Poetry and politics
Could it be that our political leaders have suddenly developed a soft spot for Russian poet Vladimir Mayakovsky and decided to adopt his clear warning?
It sounds implausible. Nevertheless, their New Year’s messages urging us to take our fate into our own hands were reminiscent of some words we used to hear in the early years after the fall of the 1967-74 military dictatorship in Greece: “The future will not come of its own accord; we must take measures.”
If I say implausible, it’s because no members of a ruling elite would adopt the words of a revolutionary with ease. Particularly for the leadership of the Greek Communist Party (which should in theory be fans of Mayakovsky), a “cursed” poet will always be cursed -- at least until he or she has been rehabilitated, as it were -- especially a poet who committed suicide as a result of his “defeatism.”

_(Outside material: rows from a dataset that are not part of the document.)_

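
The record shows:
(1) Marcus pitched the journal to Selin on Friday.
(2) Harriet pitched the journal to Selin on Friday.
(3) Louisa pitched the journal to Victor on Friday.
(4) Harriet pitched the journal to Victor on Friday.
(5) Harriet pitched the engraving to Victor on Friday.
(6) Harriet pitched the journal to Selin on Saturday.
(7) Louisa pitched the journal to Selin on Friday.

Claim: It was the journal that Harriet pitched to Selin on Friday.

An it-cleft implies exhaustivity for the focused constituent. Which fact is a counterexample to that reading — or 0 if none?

0

Focus of the cleft: "the journal" (the thing). Presupposed background: agent = Harriet, recipient = Selin, setting = on Friday.
Exhaustivity: the journal is the only thing satisfying that background.
Every other fact differs from the presupposition on some backgrounded slot, so none challenges the exhaustivity.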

Rather, it would make more sense to say that the New Year’s messages of Greece’s political leaders were influenced by a homegrown poet, Odysseas Elytis, especially his early period, when he felt strong enough to say: “One and two: No one will speak our fate. One and two: We shall speak the sun’s fate.”
But again, the worn-out, dry words that constitute a national address can hardly bear any relationship to poetry. For what can be the connection between the art of poetry which, being a complete stranger to limits, tries to purify words and ratify their deeper meaning, with the so-called “art of the possible,” an art which abuses and corrupts precious words and the ideas they seek to convey?
Who can talk about “direct democracy” with a straight face after George Papandreou’s ridiculous treatment of the concept? And, similarly, who will dare to talk about “transcendence” following Antonis Samaras’s use of the word in the past (it is no coincidence that the New Democracy chief has shed the word from his political vocabulary).
In any case, the New Year’s messages saw our political leaders stand in front of the camera, put on their fake smiles and read out a brief essay as if they were students taking part in a national exam.
Virtually all of them urged us to “take fate into our own hands.” They most likely meant that we ought to vote for them in the coming elections, given that each of them is sober enough to pose as the most efficient administrator of our collective fate.
But taking one’s fate into one’s own hands via a representative, in fact via a representative who will soon forget who he represents and for what reason, has no meaning whatsoever, be it in poetry or politics.